Schon die Anreise zum Flughafen am 13.10,2017 bescherte uns einige Aufregung, da wir wegen eines Notarzteinsatzes in Wannsee umsteigen mussten. Anschließend nahmen wir den Bus weiter Richtung Tegel. Es war wie verhext, denn plötzlich hatte auch noch der Bus eine Panne. Schließlich kamen wir doch noch rechtzeitig am Flughafen an und schafften unseren Flug nach München mit der Lufthansa. Der zehneinhalbstündige Flug nach Peking war sehr anstrengend, doch dank der heutigen Technik konnten wir Filme schauen und Spiele spielen. Wir landeten müde, aber dennoch sehr gespannt um 10 Uhr Ortszeit in Peking, wo Mrs. Gu schon auf uns wartete. Sie ist die für den Austausch verantwortliche Lehrerin an unserer Partnerschule. Ein Stein fiel uns vom Herzen, als uns Mimi vorgestellt wurde. Mimi war unsere Reiseführerin in Peking.

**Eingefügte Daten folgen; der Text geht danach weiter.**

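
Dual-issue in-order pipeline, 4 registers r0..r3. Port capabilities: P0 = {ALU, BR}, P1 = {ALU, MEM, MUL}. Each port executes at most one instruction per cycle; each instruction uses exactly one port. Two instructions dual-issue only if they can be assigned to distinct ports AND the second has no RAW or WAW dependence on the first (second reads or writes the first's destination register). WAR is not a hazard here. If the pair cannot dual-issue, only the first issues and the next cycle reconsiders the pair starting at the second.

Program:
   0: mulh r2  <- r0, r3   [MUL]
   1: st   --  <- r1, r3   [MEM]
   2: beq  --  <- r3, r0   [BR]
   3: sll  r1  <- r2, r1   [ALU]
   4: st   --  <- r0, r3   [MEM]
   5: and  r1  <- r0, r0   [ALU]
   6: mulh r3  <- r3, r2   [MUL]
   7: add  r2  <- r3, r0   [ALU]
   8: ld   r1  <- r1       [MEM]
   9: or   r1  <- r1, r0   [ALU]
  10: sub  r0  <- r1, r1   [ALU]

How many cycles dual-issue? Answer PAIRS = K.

#0 head=0: mulh i0 no-port MUL/MEM
#1 head=1: st/beq i1/i2 pair
#2 head=3: sll/st i3/i4 pair
#3 head=5: and/mulh i5/i6 pair
#4 head=7: add/ld i7/i8 pair
#5 head=9: or i9 RAW r1
#6 head=10: sub i10 tail

PAIRS = 4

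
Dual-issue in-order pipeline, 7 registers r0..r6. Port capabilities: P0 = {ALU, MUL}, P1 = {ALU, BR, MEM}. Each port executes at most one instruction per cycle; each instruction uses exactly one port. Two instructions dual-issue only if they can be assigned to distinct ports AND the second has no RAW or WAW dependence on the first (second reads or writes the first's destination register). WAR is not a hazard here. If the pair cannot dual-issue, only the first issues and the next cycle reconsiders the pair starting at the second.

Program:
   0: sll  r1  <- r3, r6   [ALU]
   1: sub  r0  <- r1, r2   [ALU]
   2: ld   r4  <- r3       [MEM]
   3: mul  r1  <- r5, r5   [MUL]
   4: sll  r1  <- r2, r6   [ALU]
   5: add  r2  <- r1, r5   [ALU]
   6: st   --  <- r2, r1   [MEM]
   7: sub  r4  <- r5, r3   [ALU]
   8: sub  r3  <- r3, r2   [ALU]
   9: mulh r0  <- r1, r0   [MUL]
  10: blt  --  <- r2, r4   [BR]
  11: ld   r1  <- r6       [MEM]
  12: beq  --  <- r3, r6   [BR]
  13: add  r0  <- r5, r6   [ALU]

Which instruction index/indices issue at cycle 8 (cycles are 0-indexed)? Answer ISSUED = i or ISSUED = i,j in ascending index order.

ISSUED = 11

  cy0 -> i0 (sll.ALU) RAW r1
  cy1 -> i1/i2 (sub.ALU ld.MEM) 2-wide
  cy2 -> i3 (mul.MUL) WAW r1
  cy3 -> i4 (sll.ALU) RAW r1
  cy4 -> i5 (add.ALU) RAW r2
  cy5 -> i6/i7 (st.MEM sub.ALU) 2-wide
  cy6 -> i8/i9 (sub.ALU mulh.MUL) 2-wide
  cy7 -> i10 (blt.BR) no-port BR/MEM
  cy8 -> i11 (ld.MEM) no-port MEM/BR
  cy9 -> i12/i13 (beq.BR add.ALU) 2-wide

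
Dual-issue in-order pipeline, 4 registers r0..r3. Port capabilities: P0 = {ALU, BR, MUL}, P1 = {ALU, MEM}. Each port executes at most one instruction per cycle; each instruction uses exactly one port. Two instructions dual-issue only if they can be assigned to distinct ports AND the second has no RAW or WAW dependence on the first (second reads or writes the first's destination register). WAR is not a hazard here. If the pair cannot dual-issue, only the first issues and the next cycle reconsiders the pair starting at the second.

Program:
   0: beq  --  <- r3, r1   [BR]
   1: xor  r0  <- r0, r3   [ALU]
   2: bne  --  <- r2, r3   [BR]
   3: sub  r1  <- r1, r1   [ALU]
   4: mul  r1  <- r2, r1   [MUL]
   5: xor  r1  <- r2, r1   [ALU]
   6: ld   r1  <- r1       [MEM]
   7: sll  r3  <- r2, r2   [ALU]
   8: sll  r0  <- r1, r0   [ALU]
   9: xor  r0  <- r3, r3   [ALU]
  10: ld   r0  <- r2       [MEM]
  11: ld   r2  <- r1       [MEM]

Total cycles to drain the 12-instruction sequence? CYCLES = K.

CYCLES = 9

  cy0 -> i0+i1 (beq+xor) 2-wide
  cy1 -> i2+i3 (bne+sub) 2-wide
  cy2 -> i4 (mul) RAW+WAW r1
  cy3 -> i5 (xor) RAW+WAW r1
  cy4 -> i6+i7 (ld+sll) 2-wide
  cy5 -> i8 (sll) WAW r0
  cy6 -> i9 (xor) WAW r0
  cy7 -> i10 (ld) no-port MEM/MEM
  cy8 -> i11 (ld) tail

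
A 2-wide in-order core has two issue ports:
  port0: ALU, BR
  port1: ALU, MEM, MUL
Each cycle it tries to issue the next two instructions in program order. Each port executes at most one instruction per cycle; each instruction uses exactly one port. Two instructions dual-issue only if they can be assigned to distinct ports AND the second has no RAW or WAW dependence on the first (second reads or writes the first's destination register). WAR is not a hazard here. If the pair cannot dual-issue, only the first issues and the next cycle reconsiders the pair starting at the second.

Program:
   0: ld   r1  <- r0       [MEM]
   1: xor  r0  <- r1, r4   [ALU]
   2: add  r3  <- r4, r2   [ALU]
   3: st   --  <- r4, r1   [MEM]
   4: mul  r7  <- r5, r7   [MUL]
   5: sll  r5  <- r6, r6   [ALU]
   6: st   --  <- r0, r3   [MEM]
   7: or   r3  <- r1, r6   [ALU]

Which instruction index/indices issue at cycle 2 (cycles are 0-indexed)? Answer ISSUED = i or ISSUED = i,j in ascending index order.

t=0 i0:ld.MEM ; RAW r1
t=1 i1&i2:xor.ALU add.ALU ; dual
t=2 i3:st.MEM ; no-port MEM/MUL
t=3 i4&i5:mul.MUL sll.ALU ; dual
t=4 i6&i7:st.MEM or.ALU ; dual

ISSUED = 3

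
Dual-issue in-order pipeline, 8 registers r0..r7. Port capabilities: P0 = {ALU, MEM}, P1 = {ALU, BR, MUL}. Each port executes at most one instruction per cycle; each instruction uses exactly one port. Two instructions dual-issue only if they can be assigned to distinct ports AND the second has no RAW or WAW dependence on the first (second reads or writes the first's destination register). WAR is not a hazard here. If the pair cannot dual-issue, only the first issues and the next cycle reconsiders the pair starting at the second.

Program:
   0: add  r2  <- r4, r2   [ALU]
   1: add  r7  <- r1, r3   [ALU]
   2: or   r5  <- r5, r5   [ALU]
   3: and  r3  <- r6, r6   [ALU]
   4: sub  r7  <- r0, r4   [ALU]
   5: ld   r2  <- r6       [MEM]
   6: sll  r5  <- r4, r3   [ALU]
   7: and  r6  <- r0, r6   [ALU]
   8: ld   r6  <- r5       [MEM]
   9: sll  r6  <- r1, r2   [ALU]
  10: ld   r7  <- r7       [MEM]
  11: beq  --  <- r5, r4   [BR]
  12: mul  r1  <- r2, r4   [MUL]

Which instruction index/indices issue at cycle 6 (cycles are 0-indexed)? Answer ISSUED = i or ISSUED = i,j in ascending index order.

c0: i0&i1 add/add  dual
c1: i2&i3 or/and  dual
c2: i4&i5 sub/ld  dual
c3: i6&i7 sll/and  dual
c4: i8 ld  WAW r6
c5: i9&i10 sll/ld  dual
c6: i11 beq  no-port BR/MUL
c7: i12 mul  tail

ISSUED = 11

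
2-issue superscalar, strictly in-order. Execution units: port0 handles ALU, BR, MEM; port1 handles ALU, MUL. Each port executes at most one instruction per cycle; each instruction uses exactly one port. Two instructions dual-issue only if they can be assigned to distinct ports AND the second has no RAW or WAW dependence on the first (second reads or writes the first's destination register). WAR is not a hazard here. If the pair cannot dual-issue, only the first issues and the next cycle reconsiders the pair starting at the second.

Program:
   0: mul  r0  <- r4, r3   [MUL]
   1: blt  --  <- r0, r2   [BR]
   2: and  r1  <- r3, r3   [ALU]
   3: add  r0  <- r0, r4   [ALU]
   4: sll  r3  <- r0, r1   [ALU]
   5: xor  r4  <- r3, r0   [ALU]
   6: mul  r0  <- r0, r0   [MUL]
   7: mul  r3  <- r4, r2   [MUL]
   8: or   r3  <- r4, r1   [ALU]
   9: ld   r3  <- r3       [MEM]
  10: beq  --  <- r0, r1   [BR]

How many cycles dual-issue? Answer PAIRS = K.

0. mul.MUL @i0  | RAW r0
1. blt.BR and.ALU @i1,i2  | pair
2. add.ALU @i3  | RAW r0
3. sll.ALU @i4  | RAW r3
4. xor.ALU mul.MUL @i5,i6  | pair
5. mul.MUL @i7  | WAW r3
6. or.ALU @i8  | RAW+WAW r3
7. ld.MEM @i9  | no-port MEM/BR
8. beq.BR @i10  | tail

PAIRS = 2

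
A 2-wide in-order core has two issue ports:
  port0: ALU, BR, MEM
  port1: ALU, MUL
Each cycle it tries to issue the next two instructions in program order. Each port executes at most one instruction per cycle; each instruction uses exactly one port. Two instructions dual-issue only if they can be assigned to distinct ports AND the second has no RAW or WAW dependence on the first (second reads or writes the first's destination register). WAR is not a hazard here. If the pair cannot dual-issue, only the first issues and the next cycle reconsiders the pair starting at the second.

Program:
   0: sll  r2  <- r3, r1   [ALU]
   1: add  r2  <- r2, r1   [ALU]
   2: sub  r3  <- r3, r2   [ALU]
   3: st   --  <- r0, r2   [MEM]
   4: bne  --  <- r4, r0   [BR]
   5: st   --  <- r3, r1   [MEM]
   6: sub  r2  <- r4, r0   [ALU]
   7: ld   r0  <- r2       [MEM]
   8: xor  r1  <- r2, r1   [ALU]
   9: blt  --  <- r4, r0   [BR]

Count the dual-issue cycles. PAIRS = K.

0. sll.ALU @i0  | RAW+WAW r2
1. add.ALU @i1  | RAW r2
2. sub.ALU st.MEM @i2+i3  | dual
3. bne.BR @i4  | no-port BR/MEM
4. st.MEM sub.ALU @i5+i6  | dual
5. ld.MEM xor.ALU @i7+i8  | dual
6. blt.BR @i9  | tail

PAIRS = 3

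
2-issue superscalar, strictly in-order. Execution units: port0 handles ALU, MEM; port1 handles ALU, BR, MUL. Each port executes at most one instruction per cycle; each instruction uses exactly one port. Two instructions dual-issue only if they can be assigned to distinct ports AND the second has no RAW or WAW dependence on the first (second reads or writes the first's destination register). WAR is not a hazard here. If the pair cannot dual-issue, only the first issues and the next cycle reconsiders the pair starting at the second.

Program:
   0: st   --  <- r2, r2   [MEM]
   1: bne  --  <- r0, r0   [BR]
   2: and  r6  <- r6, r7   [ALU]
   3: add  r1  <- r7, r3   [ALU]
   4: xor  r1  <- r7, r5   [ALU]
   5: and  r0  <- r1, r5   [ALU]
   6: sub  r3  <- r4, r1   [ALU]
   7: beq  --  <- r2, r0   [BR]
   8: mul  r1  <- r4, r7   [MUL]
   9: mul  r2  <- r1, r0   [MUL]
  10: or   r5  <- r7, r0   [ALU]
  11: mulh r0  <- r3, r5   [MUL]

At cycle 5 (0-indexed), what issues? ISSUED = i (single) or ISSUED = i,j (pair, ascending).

[0] i0+i1  st;bne  -- 2-wide
[1] i2+i3  and;add  -- 2-wide
[2] i4  xor  -- RAW r1
[3] i5+i6  and;sub  -- 2-wide
[4] i7  beq  -- no-port BR/MUL
[5] i8  mul  -- no-port MUL/MUL
[6] i9+i10  mul;or  -- 2-wide
[7] i11  mulh  -- tail

ISSUED = 8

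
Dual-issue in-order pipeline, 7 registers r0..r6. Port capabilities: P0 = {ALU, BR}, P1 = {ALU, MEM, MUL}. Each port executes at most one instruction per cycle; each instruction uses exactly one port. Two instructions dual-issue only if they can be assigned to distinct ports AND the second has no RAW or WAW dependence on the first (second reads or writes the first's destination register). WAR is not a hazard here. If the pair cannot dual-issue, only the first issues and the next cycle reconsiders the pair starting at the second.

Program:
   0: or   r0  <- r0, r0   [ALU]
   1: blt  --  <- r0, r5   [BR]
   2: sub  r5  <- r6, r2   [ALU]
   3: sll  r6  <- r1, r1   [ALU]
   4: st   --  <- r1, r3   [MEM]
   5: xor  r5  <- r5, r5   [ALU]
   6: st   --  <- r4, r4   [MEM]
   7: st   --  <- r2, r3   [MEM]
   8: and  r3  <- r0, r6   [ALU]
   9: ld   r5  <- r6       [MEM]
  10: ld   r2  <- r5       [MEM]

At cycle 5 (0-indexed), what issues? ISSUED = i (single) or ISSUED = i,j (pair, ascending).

0. or.ALU @i0  | RAW r0
1. blt.BR+sub.ALU @i1+i2  | pair
2. sll.ALU+st.MEM @i3+i4  | pair
3. xor.ALU+st.MEM @i5+i6  | pair
4. st.MEM+and.ALU @i7+i8  | pair
5. ld.MEM @i9  | no-port MEM/MEM
6. ld.MEM @i10  | tail

ISSUED = 9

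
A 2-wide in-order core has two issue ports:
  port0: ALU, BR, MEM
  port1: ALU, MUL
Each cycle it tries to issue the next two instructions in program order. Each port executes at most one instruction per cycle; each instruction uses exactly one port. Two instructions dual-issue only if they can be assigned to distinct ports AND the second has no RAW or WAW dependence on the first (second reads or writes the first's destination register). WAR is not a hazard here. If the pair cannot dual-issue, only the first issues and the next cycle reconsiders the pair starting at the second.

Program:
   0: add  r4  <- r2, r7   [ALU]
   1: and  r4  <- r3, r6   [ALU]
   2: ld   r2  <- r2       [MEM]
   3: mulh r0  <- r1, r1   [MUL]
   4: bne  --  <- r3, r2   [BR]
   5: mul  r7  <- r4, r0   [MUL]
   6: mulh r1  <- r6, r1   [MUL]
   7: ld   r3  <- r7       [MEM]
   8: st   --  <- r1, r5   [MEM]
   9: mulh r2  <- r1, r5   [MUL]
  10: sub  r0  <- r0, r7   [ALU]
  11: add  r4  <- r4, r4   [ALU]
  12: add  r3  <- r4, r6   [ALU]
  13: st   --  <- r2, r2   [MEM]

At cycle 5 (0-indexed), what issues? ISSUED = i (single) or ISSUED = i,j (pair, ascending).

0. add @i0  | WAW r4
1. and/ld @i1+i2  | dual
2. mulh/bne @i3+i4  | dual
3. mul @i5  | no-port MUL/MUL
4. mulh/ld @i6+i7  | dual
5. st/mulh @i8+i9  | dual
6. sub/add @i10+i11  | dual
7. add/st @i12+i13  | dual

ISSUED = 8,9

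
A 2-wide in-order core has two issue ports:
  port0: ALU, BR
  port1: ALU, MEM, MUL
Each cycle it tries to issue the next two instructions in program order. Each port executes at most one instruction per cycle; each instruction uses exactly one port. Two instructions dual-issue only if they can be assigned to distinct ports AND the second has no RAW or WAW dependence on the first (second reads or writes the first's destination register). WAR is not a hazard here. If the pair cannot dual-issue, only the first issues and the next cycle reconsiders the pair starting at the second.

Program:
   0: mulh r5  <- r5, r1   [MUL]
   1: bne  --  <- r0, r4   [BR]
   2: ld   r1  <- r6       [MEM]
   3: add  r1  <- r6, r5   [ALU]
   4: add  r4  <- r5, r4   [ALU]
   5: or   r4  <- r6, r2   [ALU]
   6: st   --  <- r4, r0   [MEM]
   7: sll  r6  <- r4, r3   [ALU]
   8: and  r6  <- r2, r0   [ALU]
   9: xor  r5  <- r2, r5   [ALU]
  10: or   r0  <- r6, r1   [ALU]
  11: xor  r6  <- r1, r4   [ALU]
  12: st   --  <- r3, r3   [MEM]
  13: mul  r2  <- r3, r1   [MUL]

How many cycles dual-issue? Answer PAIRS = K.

c0: i0&i1 mulh.MUL;bne.BR  2-wide
c1: i2 ld.MEM  WAW r1
c2: i3&i4 add.ALU;add.ALU  2-wide
c3: i5 or.ALU  RAW r4
c4: i6&i7 st.MEM;sll.ALU  2-wide
c5: i8&i9 and.ALU;xor.ALU  2-wide
c6: i10&i11 or.ALU;xor.ALU  2-wide
c7: i12 st.MEM  no-port MEM/MUL
c8: i13 mul.MUL  tail

PAIRS = 5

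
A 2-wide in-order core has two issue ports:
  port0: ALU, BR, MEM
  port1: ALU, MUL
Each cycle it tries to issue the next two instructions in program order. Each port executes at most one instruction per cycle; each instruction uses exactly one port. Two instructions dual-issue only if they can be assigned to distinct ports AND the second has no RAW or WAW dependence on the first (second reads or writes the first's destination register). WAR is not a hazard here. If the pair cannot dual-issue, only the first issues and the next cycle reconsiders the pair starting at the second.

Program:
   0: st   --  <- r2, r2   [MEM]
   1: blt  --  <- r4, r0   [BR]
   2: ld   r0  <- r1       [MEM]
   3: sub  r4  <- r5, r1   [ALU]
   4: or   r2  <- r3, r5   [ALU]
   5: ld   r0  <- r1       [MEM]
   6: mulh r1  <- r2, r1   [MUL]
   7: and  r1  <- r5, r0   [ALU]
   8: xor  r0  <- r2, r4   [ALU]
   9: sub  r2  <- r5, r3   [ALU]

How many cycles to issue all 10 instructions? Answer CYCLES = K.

CYCLES = 7

[0] i0  st.MEM  -- no-port MEM/BR
[1] i1  blt.BR  -- no-port BR/MEM
[2] i2&i3  ld.MEM/sub.ALU  -- dual
[3] i4&i5  or.ALU/ld.MEM  -- dual
[4] i6  mulh.MUL  -- WAW r1
[5] i7&i8  and.ALU/xor.ALU  -- dual
[6] i9  sub.ALU  -- tail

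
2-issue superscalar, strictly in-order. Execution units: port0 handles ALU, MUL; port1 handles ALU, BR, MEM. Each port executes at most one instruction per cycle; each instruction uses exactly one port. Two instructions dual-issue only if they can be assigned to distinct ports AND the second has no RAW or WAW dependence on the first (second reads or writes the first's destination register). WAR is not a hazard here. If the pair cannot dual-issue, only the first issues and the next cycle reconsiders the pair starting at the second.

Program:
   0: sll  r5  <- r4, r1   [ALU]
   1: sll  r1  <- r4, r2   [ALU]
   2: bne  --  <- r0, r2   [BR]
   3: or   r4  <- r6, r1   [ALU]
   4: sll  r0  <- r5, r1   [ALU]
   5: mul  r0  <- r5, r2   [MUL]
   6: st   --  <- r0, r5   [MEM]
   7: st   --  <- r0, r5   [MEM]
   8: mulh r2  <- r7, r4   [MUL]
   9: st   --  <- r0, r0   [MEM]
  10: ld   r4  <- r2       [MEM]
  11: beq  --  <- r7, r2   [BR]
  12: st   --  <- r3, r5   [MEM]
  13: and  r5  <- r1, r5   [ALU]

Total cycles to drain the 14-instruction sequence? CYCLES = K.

CYCLES = 10

t=0 i0/i1:sll sll ; dual
t=1 i2/i3:bne or ; dual
t=2 i4:sll ; WAW r0
t=3 i5:mul ; RAW r0
t=4 i6:st ; no-port MEM/MEM
t=5 i7/i8:st mulh ; dual
t=6 i9:st ; no-port MEM/MEM
t=7 i10:ld ; no-port MEM/BR
t=8 i11:beq ; no-port BR/MEM
t=9 i12/i13:st and ; dual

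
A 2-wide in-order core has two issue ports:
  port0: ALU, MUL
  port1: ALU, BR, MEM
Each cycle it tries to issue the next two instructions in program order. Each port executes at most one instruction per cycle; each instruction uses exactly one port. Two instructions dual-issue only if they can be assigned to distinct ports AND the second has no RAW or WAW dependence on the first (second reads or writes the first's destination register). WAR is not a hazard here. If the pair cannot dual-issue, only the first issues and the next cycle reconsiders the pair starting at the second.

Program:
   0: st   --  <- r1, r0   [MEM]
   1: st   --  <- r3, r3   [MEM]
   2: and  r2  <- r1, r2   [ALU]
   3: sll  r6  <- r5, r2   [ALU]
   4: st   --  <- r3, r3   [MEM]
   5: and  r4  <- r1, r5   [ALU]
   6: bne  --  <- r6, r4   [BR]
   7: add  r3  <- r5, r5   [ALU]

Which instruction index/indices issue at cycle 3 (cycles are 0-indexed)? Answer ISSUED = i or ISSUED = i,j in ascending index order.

[0] i0  st.MEM  -- no-port MEM/MEM
[1] i1/i2  st.MEM/and.ALU  -- pair
[2] i3/i4  sll.ALU/st.MEM  -- pair
[3] i5  and.ALU  -- RAW r4
[4] i6/i7  bne.BR/add.ALU  -- pair

ISSUED = 5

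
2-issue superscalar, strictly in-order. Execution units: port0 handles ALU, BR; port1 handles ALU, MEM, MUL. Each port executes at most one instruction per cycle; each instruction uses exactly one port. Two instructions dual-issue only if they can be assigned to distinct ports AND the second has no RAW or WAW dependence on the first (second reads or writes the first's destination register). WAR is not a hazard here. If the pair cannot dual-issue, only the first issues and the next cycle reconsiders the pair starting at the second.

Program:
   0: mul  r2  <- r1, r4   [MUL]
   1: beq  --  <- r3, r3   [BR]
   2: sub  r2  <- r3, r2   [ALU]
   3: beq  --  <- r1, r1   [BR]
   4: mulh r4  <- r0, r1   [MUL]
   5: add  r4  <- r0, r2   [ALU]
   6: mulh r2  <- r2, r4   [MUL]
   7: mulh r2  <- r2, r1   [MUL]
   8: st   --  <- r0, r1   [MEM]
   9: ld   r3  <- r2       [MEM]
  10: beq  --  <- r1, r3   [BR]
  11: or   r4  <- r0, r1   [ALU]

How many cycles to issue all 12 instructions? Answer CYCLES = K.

CYCLES = 9

0. mul/beq @i0&i1  | pair
1. sub/beq @i2&i3  | pair
2. mulh @i4  | WAW r4
3. add @i5  | RAW r4
4. mulh @i6  | no-port MUL/MUL
5. mulh @i7  | no-port MUL/MEM
6. st @i8  | no-port MEM/MEM
7. ld @i9  | RAW r3
8. beq/or @i10&i11  | pair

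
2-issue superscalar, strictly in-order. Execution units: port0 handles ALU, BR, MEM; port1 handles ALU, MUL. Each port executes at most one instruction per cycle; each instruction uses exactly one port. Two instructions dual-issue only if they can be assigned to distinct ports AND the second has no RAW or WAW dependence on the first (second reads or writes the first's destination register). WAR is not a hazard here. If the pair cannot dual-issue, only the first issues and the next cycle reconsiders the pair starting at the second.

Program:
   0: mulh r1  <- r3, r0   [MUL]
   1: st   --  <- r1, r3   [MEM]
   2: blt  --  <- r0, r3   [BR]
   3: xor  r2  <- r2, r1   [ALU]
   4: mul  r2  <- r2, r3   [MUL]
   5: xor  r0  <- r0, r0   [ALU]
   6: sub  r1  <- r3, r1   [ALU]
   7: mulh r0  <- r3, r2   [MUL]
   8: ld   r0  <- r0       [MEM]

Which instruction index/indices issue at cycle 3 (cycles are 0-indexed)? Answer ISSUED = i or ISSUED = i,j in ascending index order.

0. mulh.MUL @i0  | RAW r1
1. st.MEM @i1  | no-port MEM/BR
2. blt.BR;xor.ALU @i2+i3  | 2-wide
3. mul.MUL;xor.ALU @i4+i5  | 2-wide
4. sub.ALU;mulh.MUL @i6+i7  | 2-wide
5. ld.MEM @i8  | tail

ISSUED = 4,5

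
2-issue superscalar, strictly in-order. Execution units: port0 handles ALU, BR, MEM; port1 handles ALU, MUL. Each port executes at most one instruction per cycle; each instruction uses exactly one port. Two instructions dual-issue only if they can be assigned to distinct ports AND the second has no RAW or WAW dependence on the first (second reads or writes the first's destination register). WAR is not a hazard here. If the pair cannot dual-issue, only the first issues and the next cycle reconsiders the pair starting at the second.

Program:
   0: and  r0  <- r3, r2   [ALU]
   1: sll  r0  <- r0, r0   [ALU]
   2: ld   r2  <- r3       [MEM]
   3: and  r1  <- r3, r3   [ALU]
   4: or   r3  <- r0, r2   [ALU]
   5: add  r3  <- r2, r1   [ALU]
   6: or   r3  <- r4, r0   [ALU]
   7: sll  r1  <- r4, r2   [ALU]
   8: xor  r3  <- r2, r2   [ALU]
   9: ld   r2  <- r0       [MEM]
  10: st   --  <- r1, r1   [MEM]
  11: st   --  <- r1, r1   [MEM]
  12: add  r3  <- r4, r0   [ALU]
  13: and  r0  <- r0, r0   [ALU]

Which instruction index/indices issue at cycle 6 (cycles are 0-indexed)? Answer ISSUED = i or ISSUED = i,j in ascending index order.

#0 head=0: and.ALU i0 RAW+WAW r0
#1 head=1: sll.ALU+ld.MEM i1,i2 dual
#2 head=3: and.ALU+or.ALU i3,i4 dual
#3 head=5: add.ALU i5 WAW r3
#4 head=6: or.ALU+sll.ALU i6,i7 dual
#5 head=8: xor.ALU+ld.MEM i8,i9 dual
#6 head=10: st.MEM i10 no-port MEM/MEM
#7 head=11: st.MEM+add.ALU i11,i12 dual
#8 head=13: and.ALU i13 tail

ISSUED = 10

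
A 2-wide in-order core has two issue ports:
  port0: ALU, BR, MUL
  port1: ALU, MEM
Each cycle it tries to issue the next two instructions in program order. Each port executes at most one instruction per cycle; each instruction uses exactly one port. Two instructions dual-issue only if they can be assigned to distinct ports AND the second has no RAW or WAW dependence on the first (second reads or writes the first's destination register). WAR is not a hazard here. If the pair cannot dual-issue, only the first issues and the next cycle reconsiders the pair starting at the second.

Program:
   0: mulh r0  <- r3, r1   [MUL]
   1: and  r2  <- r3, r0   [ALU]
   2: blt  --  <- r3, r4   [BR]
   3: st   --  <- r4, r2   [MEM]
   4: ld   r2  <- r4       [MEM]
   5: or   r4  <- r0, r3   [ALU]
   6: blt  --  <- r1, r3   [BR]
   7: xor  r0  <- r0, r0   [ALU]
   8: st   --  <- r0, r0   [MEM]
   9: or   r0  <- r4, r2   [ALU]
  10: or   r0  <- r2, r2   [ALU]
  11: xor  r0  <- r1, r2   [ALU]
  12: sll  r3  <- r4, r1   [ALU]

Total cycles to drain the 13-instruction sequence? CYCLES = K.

  cy0 -> i0 (mulh) RAW r0
  cy1 -> i1+i2 (and/blt) dual
  cy2 -> i3 (st) no-port MEM/MEM
  cy3 -> i4+i5 (ld/or) dual
  cy4 -> i6+i7 (blt/xor) dual
  cy5 -> i8+i9 (st/or) dual
  cy6 -> i10 (or) WAW r0
  cy7 -> i11+i12 (xor/sll) dual

CYCLES = 8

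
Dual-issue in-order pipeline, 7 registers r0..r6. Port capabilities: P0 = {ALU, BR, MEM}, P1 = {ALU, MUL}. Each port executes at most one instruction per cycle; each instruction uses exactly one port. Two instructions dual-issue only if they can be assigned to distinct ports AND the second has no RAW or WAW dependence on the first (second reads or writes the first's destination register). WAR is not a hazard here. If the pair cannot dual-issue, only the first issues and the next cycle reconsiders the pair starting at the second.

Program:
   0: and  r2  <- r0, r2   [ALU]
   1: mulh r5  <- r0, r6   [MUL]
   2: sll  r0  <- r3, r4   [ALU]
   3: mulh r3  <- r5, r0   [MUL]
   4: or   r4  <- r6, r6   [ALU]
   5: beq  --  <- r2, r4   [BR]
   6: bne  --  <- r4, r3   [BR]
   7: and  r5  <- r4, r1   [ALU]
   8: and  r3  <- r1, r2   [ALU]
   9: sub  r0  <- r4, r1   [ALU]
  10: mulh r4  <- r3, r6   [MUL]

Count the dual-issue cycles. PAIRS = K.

PAIRS = 4

  cy0 -> i0+i1 (and mulh) dual
  cy1 -> i2 (sll) RAW r0
  cy2 -> i3+i4 (mulh or) dual
  cy3 -> i5 (beq) no-port BR/BR
  cy4 -> i6+i7 (bne and) dual
  cy5 -> i8+i9 (and sub) dual
  cy6 -> i10 (mulh) tail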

Sie sprach super Deutsch, Chinesisch und natürlich auch Englisch. Sie erklärte uns sehr viel und konnte auch alles übersetzen. Im Anschluss fuhren wir zusammen ins Hotel und bezogen unsere Zimmer. Ohne unsere Eltern in ein fernes Land zu reisen und dann auch noch mit seiner Freundin im Hotel zu wohnen, das war doch für viele eine ganz neue und tolle Erfahrung. Unsere erste Mahlzeit nahmen wir in einem kleinen Restaurant ein. Es war die typisch chinesische Küche und ein kleiner Kulturschock für jeden von uns. Das chinesische Mahl traf bei uns auf sehr unterschiedliche Resonanz. Nach dem Essen gingen  wir in den Lotuspark, der ganz in der Nähe des Hotels war. Der Park war um einen See gebaut, riesengroß und wunderschön. Nach unserem Spaziergang aßen wir im Hotel zu Abend, wo wir merkten, dass das chinesische Essen wirklich ganz anders als unser deutsches war. Am Ende dieses Tages waren alle geschafft von der langen Anfahrt und glücklich, in unseren Betten zu liegen.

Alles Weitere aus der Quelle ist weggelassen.